I like playing around with dice. Figuring out probabilities and how they'll change in different circumstances is fun. It's one of the reasons I used to write systems, they let me implement my weird dice ideas and see how they worked. I'm more focused on writing content these days, so I figured I'd share the interactions I haven't gotten around to using yet. They might as well see the light of day now and instead of waiting for some nebulous future game.
Dice interactions are rules that directly interact with the math of a die roll to alter the outcome in some way. Some common ones most folks are familiar with are:
- Being able to reroll
- Replacing a roll result with a pre-rolled value
- Bonuses and maluses
- Advantage and disadvantage
Anything that modifies the dice rolled or the roll's result counts.
Here are some interactions I'd like to see used widely one day:
Step Up/Down
Alter what size die gets used in a roll. Make an ally's d4 roll a d6, or an enemy's roll use a d12 instead of a d20. (This one's already used regularly, but not enough that I'd call it common. I want to see it used even more often.)
Twin
Add a second die of the same size to a roll, turning the linear probability into a triangular distribution. There are already spells and abilities that let you add a specific die size to your rolls to give a variable bonus, but this is more about creating the curve probability than just providing a boost to the roll's result. It lets the player choose to avoid the risk of rolling very low or high and increase the probability of mid-range values. A play it safe strategy.
Pool
Add multiple dice of the same size and turn a single-die roll into a pool. Exactly how many dice are in the pool could be determined based on level, abilities, spell effects, whatever. It's not important. What's more interesting is how to resolve a roll like this. A number of successes-based threshold doesn't make sense for a roll that likely originally had a target number to beat for resolution. The two options that make the most sense to me are:
1) The result is the total of the dice. So a pooled skill check would (likely) have you rolling Xd20 and a pooled damage roll would be Xd[damage die]. It could easily end up being overwhelmingly powerful. It would also have the same mid-range stabilizing effect as Twin since it introduces a bell curve. The more dice you add, the more centralized the curve.
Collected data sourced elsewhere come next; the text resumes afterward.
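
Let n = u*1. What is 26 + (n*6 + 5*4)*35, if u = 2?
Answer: 1146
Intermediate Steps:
n = 2 (n = 2*1 = 2)
26 + (n*6 + 5*4)*35 = 26 + (2*6 + 5*4)*35 = 26 + (12 + 20)*35 = 26 + 32*35 = 26 + 1120 = 1146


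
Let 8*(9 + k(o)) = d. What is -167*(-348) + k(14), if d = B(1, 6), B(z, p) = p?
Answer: 232431/4 ≈ 58108.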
2) The result is one value chosen out of the separate rolled values. So if you roll a pool of 3d20 and get 2, 14, 9, only one of those is your result. There are a few ways you could decide which of the values is chosen. The most obvious is to pick highest or lowest, but that would just make this Advantage/Disadvantage with more dice. That's boring. The better option is that the player chooses which of the values they want to use.
Bulk
Replace the lowest value on a die with the highest so the highest value's probability is doubled. (Ex: On a d4 you'd replace the 1 with a 4 so your possible outcomes are 2, 3, 4, 4.)
Sap
Replace the highest value on a die with the lowest so the lowest value's probability is doubled. (Ex: On a d4 you'd replace the 4 with a 1 so your possible outcomes are 1, 1, 2, 3.)
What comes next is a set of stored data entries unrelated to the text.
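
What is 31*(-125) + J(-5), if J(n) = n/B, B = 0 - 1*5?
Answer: -3874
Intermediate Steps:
B = -5 (B = 0 - 5 = -5)
J(n) = -n/5 (J(n) = n/(-5) = n*(-⅕) = -n/5)
31*(-125) + J(-5) = 31*(-125) - ⅕*(-5) = -3875 + 1 = -3874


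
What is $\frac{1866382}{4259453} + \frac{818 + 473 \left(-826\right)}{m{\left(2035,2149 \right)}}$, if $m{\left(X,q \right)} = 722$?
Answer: $- \frac{2298238238}{4259453} \approx -539.56$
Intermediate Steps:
$\frac{1866382}{4259453} + \frac{818 + 473 \left(-826\right)}{m{\left(2035,2149 \right)}} = \frac{1866382}{4259453} + \frac{818 + 473 \left(-826\right)}{722} = 1866382 \cdot \frac{1}{4259453} + \left(818 - 390698\right) \frac{1}{722} = \frac{1866382}{4259453} - 540 = - \frac{2298238238}{4259453}$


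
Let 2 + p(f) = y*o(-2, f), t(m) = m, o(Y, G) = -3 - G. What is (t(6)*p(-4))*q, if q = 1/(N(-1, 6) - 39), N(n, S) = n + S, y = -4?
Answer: 18/17 ≈ 1.0588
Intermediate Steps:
N(n, S) = S + n
p(f) = 10 + 4*f (p(f) = -2 - 4*(-3 - f) = -2 + (12 + 4*f) = 10 + 4*f)
q = -1/34 (q = 1/((6 - 1) - 39) = 1/(5 - 39) = 1/(-34) = -1/34 ≈ -0.029412)
(t(6)*p(-4))*q = (6*(10 + 4*(-4)))*(-1/34) = (6*(10 - 16))*(-1/34) = (6*(-6))*(-1/34) = -36*(-1/34) = 18/17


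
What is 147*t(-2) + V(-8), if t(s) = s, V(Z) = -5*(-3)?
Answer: -279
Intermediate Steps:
V(Z) = 15
147*t(-2) + V(-8) = 147*(-2) + 15 = -294 + 15 = -279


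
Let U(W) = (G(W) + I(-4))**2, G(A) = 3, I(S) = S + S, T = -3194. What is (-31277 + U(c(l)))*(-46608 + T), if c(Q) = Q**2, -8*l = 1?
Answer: 1556412104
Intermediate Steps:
I(S) = 2*S
l = -1/8 (l = -1/8*1 = -1/8 ≈ -0.12500)
U(W) = 25 (U(W) = (3 + 2*(-4))**2 = (3 - 8)**2 = (-5)**2 = 25)
(-31277 + U(c(l)))*(-46608 + T) = (-31277 + 25)*(-46608 - 3194) = -31252*(-49802) = 1556412104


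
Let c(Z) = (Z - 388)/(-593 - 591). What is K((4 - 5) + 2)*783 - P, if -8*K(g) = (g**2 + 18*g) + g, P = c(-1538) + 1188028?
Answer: -704472379/592 ≈ -1.1900e+6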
* The probabilities for Bulk/Sap are different from Advantage/Disadvantage. The -vantage rolls are independent, meaning you still have a 1/X chance of each possible outcome in each roll. For Bulk/Sap the highest/lowest value has a 2/X chance of occurring. The significance of the 2/X probability also changes with the die size and has a much more dramatic effect on smaller dice.
Cycle
Rolls don't have a set die they use. Instead you cycle through the dice in a standard set, either stepping up or down with each new roll. So if you start a session rolling a d20, your next roll will use a d12, then a d10, a d8, d6, then after you roll a d4 you cycle back to a d20.
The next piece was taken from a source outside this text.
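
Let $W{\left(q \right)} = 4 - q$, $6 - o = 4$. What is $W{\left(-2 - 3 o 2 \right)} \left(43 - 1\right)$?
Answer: $756$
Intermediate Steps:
$o = 2$ ($o = 6 - 4 = 2$)
$W{\left(-2 - 3 o 2 \right)} \left(43 - 1\right) = \left(4 - \left(-2 - 3 \cdot 2 \cdot 2\right)\right) \left(43 - 1\right) = \left(4 - \left(-2 - 12\right)\right) 42 = \left(4 - -14\right) 42 = \left(4 + 14\right) 42 = 18 \cdot 42 = 756$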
You can alter the direction of the cycle at any point with abilities/spells/etc to do things like making an enemy go 8-6-4 then reverse direction to 6-8-10 order instead of looping around to 20, or timing it beneficially for an ally.
Spiral
For enemies only. Each time they succeed add a die to their rolls so they have an ever-growing dice pool. The more they succeed, the more likely they are to succeed in the future in a self-sustaining spiral and get more dangerous as time goes on.